We in America have created suicidal government; the threatened federal shutdown and stubborn budget deficits are but symptoms. By suicidal, I mean that government has promised more than it can realistically deliver and, as a result, repeatedly disappoints by providing less than people expect or jeopardizing what they already have. But government can’t easily correct its excesses, because Americans depend on it for so much that any effort to change the status arouses a firestorm of opposition that virtually ensures defeat. Government’s very expansion has brought it into disrepute, paralyzed politics and impeded it from acting in the national interest.
Few Americans realize the extent of their dependency. The Census Bureau reports that in 2009 almost half (46.2 percent) of the 300 million Americans received at least one federal benefit: 46.5 million, Social Security; 42.6 million, Medicare; 42.4 million, Medicaid; 36.1 million, food stamps; 3.2 million, veterans’ benefits; 12.4 million, housing subsidies. The census list doesn’t include tax breaks. Counting those, perhaps three-quarters or more of Americans receive some sizable government benefit. For example, about 22 percent of taxpayers benefit from the home mortgage interest deduction and 43 percent from the preferential treatment of employer-provided health insurance, says the nonpartisan Tax Policy Center.

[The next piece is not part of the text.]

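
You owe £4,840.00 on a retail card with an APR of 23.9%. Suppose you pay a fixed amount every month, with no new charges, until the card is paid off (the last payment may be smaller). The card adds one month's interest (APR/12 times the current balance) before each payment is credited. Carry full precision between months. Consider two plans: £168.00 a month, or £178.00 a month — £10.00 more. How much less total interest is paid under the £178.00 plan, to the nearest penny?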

“Once politics was about only a few things; today, it is about nearly everything,” writes the eminent political scientist James Q. Wilson in a recent collection of essays (“American Politics, Then and Now”). The concept of “vital national interest” is stretched. We deploy government casually to satisfy any mass desire, correct any perceived social shortcoming or remedy any market deficiency. What has abetted this political sprawl, notes Wilson, is the rising influence of “action intellectuals” — professors, pundits, “experts” — who provide respectable rationales for various political agendas.
The consequence is political overload: The system can no longer make choices, especially unpleasant choices, for the good of the nation as a whole. Public opinion is hopelessly muddled. Polls by the National Opinion Research Center at the University of Chicago consistently show Americans want more spending for education (74 percent), health care (60 percent), Social Security (57 percent) and, indeed, almost everything. By the same polls, between half and two-thirds of Americans regularly feel their taxes are too high; in 2010, a paltry 2 percent thought them too low. Big budget deficits follow logically; but of course, most Americans want those trimmed, too.
The trouble is that, despite superficial support for “deficit reduction” or “tax reform,” few Americans would surrender their own benefits, subsidies and tax breaks — a precondition for success. As a practical matter, most federal programs and tax breaks fall into one of two categories, each resistant to change.
The first includes big items (Social Security, the mortgage interest deduction) whose benefits are so large that any hint of cuts prompts massive opposition — or its specter. Practical politicians retreat. The second encompasses smaller programs (Amtrak, ethanol subsidies) that, though having a tiny budget effect, inspire fanatical devotion from their supporters. Just recently, for example, the documentary filmmaker Ken Burns defended culture subsidies (“an infinitesimally small fraction of the deficit”) in The Post. Politicians retreat; meager budget gains aren’t worth the disproportionate public vilification.
Well, if you can’t change big programs or small programs, what can you do? Not much.
If deficits were temporary — they were certainly justified to temper the recession — or small, they would be less worrisome. That was true for many years. No more. An aging population and uncontrolled health costs now create an ongoing and massive mismatch between spending and revenue, even at “full employment.” The great threat is a future debt crisis, with investors balking at buying all the Treasury bonds the government requires to operate. So President Obama and Congress face a dilemma: The more they seek to defuse the economic problem of too much debt, the greater the political risks they assume by cutting spending or raising taxes.
The package to prevent a shutdown barely touches the prevailing stalemate. House Budget Committee Chairman Paul Ryan’s proposed 2012 budget forthrightly addresses health spending but doesn’t make any cuts in Social Security. Ryan’s plan would ultimately gut defense and some valuable domestic programs; it wouldn’t reach balance until about 2040. Compared with Democrats, however, Ryan is a model of intellectual rigor and political courage. Obama would run huge deficits from now to eternity; the Congressional Budget Office has projected about $12 trillion of added debt from 2010 to 2021 under his policies. Obama urges an “adult” conversation and acts like a child, denying the unappealing choices.
Government is suicidal because it breeds expectations that cannot be met. All the partisan skirmishing over who gets credit for averting a shutdown misses the larger issue: whether we can restore government as an instrument of progress or whether it remains — as it is now — a threat.